Tips for Adaptation and Extending
General
- Many customisations can be achieved by sub-classing objects from the
elektronn.training
package or adding new functions in the layers, e.g.:
- If you want to create another network architecture or use layer options which are not configurable through the config file (e.g. input noise or weight sharing between layers) you can still use the pipeline but make a sub-class of
elektronn.training.trainer.Trainer
in which the createNet
method is overridden by your own code and everything else is inherited.

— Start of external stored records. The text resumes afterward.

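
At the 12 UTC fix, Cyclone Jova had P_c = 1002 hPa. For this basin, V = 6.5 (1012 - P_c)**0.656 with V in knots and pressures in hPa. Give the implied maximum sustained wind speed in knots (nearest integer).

ΔP = 1012 − 1002 = 10 hPa.
10^0.656 ≈ 4.529.
V ≈ 6.5 × 4.529 ≈ 29.4 kt.

29 kt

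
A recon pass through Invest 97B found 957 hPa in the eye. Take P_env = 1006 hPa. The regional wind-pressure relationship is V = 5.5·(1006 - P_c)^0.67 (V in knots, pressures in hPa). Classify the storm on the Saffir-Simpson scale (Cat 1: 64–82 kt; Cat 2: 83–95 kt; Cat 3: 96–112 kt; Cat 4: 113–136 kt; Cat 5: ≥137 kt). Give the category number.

ΔP = 1006 − 957 = 49 hPa.
V ≈ 5.5 × 49^0.67 = 5.5 × 13.57 ≈ 75 kt.
75 kt falls in the Category 1 band.

1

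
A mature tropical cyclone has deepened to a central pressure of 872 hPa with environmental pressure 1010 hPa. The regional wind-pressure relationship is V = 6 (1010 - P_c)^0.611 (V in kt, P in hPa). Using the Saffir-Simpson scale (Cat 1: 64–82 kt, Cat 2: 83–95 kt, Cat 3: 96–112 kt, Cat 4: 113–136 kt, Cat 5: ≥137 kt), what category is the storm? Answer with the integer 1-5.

ΔP = 1010 − 872 = 138 hPa.
V ≈ 6 × 138^0.611 = 6 × 20.30 ≈ 122 kt.
122 kt falls in the Category 4 band.

4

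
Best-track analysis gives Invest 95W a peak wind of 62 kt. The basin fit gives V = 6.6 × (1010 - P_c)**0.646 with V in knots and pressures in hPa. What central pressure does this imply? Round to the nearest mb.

978 mb

ΔP = (V / 6.6)^(1/0.646) = (62/6.6)^1.548.
62/6.6 = 9.394; 9.394^1.548 ≈ 32.06 mb.
P_c = 1010 − 32.06 = 977.94 ≈ 978 mb.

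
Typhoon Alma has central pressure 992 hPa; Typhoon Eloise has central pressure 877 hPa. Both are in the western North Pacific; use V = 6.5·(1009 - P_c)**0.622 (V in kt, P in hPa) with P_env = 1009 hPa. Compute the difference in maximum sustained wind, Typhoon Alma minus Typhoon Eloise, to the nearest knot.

-98 kt

Typhoon Alma: ΔP = 17; V ≈ 6.5 × 17^0.622 ≈ 37.87 kt.
Typhoon Eloise: ΔP = 132; V ≈ 6.5 × 132^0.622 ≈ 135.49 kt.
Difference ≈ 37.87 − 135.49 = -97.62 → -98 kt.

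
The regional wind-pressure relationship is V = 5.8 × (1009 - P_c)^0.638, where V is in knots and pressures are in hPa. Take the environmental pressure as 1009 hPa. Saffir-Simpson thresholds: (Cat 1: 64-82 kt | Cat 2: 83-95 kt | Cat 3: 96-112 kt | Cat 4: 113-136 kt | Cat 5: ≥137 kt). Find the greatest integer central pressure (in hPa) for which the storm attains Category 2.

944 hPa

Category 2 begins at V = 83 kt.
Required ΔP = (83/5.8)^(1/0.638) = 14.310^1.567 ≈ 64.77 hPa.
P_c ≤ 1009 − 64.77 = 944.23, so the highest integer P_c is 944 hPa.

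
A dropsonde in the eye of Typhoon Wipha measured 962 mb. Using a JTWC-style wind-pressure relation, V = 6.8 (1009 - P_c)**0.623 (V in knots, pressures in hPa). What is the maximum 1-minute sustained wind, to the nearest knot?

75 kt

ΔP = 1009 − 962 = 47 mb.
47^0.623 ≈ 11.008.
V ≈ 6.8 × 11.008 ≈ 74.9 kt.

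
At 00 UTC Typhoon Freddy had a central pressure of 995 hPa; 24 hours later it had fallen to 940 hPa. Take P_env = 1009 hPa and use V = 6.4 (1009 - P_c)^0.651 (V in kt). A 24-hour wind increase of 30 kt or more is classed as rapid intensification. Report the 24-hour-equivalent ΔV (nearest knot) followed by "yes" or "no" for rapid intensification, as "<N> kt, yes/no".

65 kt, yes

V₁: ΔP = 14, V ≈ 6.4 × 14^0.651 ≈ 35.67 kt.
V₂: ΔP = 69, V ≈ 6.4 × 69^0.651 ≈ 100.76 kt.
ΔV over 24 h = 65.09 kt → 24 h equivalent = 65.09 × 24/24 ≈ 65.09 kt.
65 kt ≥ 30 kt ⇒ rapid intensification.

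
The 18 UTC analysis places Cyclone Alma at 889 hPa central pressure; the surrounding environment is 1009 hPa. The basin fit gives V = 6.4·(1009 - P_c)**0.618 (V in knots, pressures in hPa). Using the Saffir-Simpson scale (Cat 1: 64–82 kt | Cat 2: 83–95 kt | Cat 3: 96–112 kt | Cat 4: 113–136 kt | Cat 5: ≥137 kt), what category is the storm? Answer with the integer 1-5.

4

ΔP = 1009 − 889 = 120 hPa.
V ≈ 6.4 × 120^0.618 = 6.4 × 19.27 ≈ 123 kt.
123 kt falls in the Category 4 band.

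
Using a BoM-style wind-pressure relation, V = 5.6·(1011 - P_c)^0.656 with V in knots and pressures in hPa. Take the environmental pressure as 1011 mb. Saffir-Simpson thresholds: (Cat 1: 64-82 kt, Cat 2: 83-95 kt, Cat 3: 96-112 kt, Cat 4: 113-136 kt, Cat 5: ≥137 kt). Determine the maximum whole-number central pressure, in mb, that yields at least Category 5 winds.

880 mb

Category 5 begins at V = 137 kt.
Required ΔP = (137/5.6)^(1/0.656) = 24.464^1.524 ≈ 130.82 mb.
P_c ≤ 1011 − 130.82 = 880.18, so the highest integer P_c is 880 mb.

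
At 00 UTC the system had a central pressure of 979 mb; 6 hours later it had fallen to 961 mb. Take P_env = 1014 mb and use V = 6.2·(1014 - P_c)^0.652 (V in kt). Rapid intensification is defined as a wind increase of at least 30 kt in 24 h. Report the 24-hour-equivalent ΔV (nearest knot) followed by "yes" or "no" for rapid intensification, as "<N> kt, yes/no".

V₁: ΔP = 35, V ≈ 6.2 × 35^0.652 ≈ 62.97 kt.
V₂: ΔP = 53, V ≈ 6.2 × 53^0.652 ≈ 82.53 kt.
ΔV over 6 h = 19.56 kt → 24 h equivalent = 19.56 × 24/6 ≈ 78.24 kt.
78 kt ≥ 30 kt ⇒ rapid intensification.

78 kt, yes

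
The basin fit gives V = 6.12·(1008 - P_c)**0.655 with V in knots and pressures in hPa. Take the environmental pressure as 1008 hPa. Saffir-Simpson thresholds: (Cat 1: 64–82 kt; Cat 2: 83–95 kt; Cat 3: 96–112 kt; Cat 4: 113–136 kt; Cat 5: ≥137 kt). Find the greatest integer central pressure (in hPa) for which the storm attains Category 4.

Category 4 begins at V = 113 kt.
Required ΔP = (113/6.12)^(1/0.655) = 18.464^1.527 ≈ 85.77 hPa.
P_c ≤ 1008 − 85.77 = 922.23, so the highest integer P_c is 922 hPa.

922 hPa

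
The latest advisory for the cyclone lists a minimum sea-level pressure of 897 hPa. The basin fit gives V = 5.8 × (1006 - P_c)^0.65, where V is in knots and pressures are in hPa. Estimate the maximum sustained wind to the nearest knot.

122 kt

ΔP = 1006 − 897 = 109 hPa.
109^0.65 ≈ 21.102.
V ≈ 5.8 × 21.102 ≈ 122.4 kt.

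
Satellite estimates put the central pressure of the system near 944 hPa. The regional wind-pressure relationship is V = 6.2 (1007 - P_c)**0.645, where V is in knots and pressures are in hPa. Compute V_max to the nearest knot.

90 kt

ΔP = 1007 − 944 = 63 hPa.
63^0.645 ≈ 14.474.
V ≈ 6.2 × 14.474 ≈ 89.7 kt.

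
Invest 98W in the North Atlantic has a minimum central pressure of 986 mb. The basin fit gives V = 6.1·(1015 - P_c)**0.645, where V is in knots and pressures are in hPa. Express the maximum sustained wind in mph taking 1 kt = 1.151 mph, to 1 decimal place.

61.6 mph

ΔP = 1015 − 986 = 29 mb.
V ≈ 6.1 × 29^0.645 = 6.1 × 8.775 ≈ 53.527 kt.
53.527 × 1.151 ≈ 61.61 mph → 61.6 mph.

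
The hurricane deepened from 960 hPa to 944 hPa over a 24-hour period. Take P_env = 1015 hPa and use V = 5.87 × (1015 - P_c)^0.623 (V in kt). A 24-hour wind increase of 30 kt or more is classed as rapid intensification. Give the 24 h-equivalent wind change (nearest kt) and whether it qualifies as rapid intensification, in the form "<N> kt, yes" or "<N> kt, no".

12 kt, no

V₁: ΔP = 55, V ≈ 5.87 × 55^0.623 ≈ 71.27 kt.
V₂: ΔP = 71, V ≈ 5.87 × 71^0.623 ≈ 83.55 kt.
ΔV over 24 h = 12.28 kt → 24 h equivalent = 12.28 × 24/24 ≈ 12.28 kt.
12 kt < 30 kt ⇒ not rapid intensification.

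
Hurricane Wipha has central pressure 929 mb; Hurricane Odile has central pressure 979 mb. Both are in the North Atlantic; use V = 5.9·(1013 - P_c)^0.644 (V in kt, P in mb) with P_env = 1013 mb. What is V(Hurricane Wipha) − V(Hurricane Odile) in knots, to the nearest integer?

45 kt

Hurricane Wipha: ΔP = 84; V ≈ 5.9 × 84^0.644 ≈ 102.35 kt.
Hurricane Odile: ΔP = 34; V ≈ 5.9 × 34^0.644 ≈ 57.16 kt.
Difference ≈ 102.35 − 57.16 = 45.19 → 45 kt.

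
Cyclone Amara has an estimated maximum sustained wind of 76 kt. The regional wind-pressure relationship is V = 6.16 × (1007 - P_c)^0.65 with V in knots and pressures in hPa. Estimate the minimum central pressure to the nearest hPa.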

Then you must only make sure that in the script elektronn-train
your own Trainer class is used by exchanging the class that is imported.
- If you want different weight initialisation, you can override the
randomizeWeights
methods in the layer classes (e.g. there is already fragmentary code for creating Gabor filters for 2D conv layers)
- If you create your own data class (e.g. as a subclass of the MNIST pipeline of
elektronn.training.traindata
) you can use it via the config option data_class_name
Caveats
- In the training pipeline, it is not possible to have all imports at the top of the file because some imports can only be made after some conditions are fulfilled (e.g. previous to any theano imports the device must be initialised - otherwise the value from
.theanorc
is used and it cannot be changed later on)
- When adding new configuration options to the pipeline, you must also put them into the master config in
training/config.py
otherwise they will be considered as invalid/non-existing parameters.
- For 3D data the backend has axis order (z,x,y) for performance reasons. But on the frontend filter and input shapes are defined as (x,y,z) and subsequently swapped internally. The full internal processing order for 3D convolutions is (batch, z, channel, x, y). Bear this in mind when looking at internal code involving 3D data.